To prevail on a cause of action for fraud or misrepresentation, the representation must be a statement of fact, not merely opinion. See Hauter v. Zogarts, 14 Cal. 3d 104, 111 (“If defendants' assertion of safety is merely a statement of opinion -- mere ‘puffing’ -- they cannot be held liable for its falsity.”) Moreover, “[i]t is hornbook law that an actionable misrepresentation must be made about past or existing facts; statements regarding future events are merely deemed opinions.” San Francisco Design Center Associates v. Portman Companies, 41 Cal. App. 4th 29, 43-44.

Here, the allegedly false representations are that Kent represented that she had the requisite experience to make the event a success, that JLC was highly successful, and that it was staffed by a team of highly qualified and experienced individuals, and the contract represented that Kent had the experience and ability to do everything she agreed to professionally and on time. FAC ¶¶ 14, 16, 18.

As pleaded, none of the alleged representations rise to the level of actionable misrepresentations of fact. Kent's claims about her experience and business being up to the task are statements of opinion or puffery. Likewise, her claim that she would be able to meet Plaintiff’s needs is an opinion about the future, not an actionable misrepresentation about past or existing facts.  Because Plaintiffs do not allege Kent falsely asserted she or her staff had specific qualifications or made specific false claims about her business, the Court concludes that they fail to state a cause of action for fraud or misrepresentation. Accordingly, the fifth, sixth, and seventh causes of action are dismissed with leave to amend.

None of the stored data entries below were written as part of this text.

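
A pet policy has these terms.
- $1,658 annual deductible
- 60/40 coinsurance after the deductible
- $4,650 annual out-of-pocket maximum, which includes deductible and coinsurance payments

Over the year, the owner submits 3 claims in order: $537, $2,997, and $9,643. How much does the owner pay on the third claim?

$2,241.60

Bill 1, $537: all of it applies to the deductible. Cost to owner: $537. OOP to date $537.
Bill 2, $2,997: deductible takes $1,121, $1,876 remains; coinsurance $1,876 × 40% = $750.40. Owner pays $1,871.40; OOP now $2,408.40.
Bill 3, $9,643: deductible met; 40% of $9,643 = $3,857.20. That would push OOP to $6,265.60, over the $4,650 cap, so owner pays $4,650 − $2,408.40 = $2,241.60.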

IV. Intentional and Negligent Interference with Economic Advantage

Defendants argue that Plaintiffs’ claims for Intentional and Negligent Interference with Economic Advantage fail because no interference occurred.

The necessary elements for intentional interference with economic advantage are: (1) an economic relationship existing between the plaintiff and a third party; (2) the probability of a future economic benefit to the plaintiff; (3) the defendant's knowledge of the relationship; (4) the defendant's intentional acts designed to disrupt the relationship; (5) that the defendant engaged in an independently wrongful act in disrupting the relationship beyond just inducing disruption of the plaintiff's economic advantage; (6) actual disruption of the relationship; and (7) economic harm to the plaintiff caused by the acts. Salma v. Capon (2008) 161 Cal.App.4th 1275, 1290.

The necessary elements for negligent interference with economic advantage are: (1) an economic relationship between the plaintiff and a third party; (2) that contained a reasonably probable future economic benefit or advantage to plaintiff; (3) that the defendant knew of the existence of the relationship and was aware, or should have been aware, that if it did not act with due care, its actions would interfere with the relationship and cause the plaintiff to lose in whole or in part the probable future economic benefit or advantage; (4) the defendant was negligent; (5) the negligence caused damage to the plaintiff because of actual interference or disruption; and (6) the plaintiff lost in whole or in part the economic benefits or advantage reasonably expected from the relationship. North American Chemical Co. v. Superior Court (1997) 59 Cal.App.4th 764, 786.

Plaintiffs allege that Kent intentionally or negligently turned off the donor link during the fundraising event, making it nearly impossible for attendees to donate. FAC ¶¶ 115, 122, 123.

Defendants argue Plaintiffs cannot prove any interference because Kent did not turn off the donor link. Opp. at p. 13:7-16, 14:3-6. Defendants misstate Plaintiffs’ burden at the pleading stage and improperly attempt to introduce extrinsic evidence. Accordingly, the demurrer as to counts eight and nine are overruled.

 

CONCLUSION

Defendants' demurrer is sustained without leave to amend to count one. The demurrer is sustained with leave to amend as to counts five, six, and seven. The demurrer is overruled as to all other causes of action.  Plaintiff has twenty days to amend.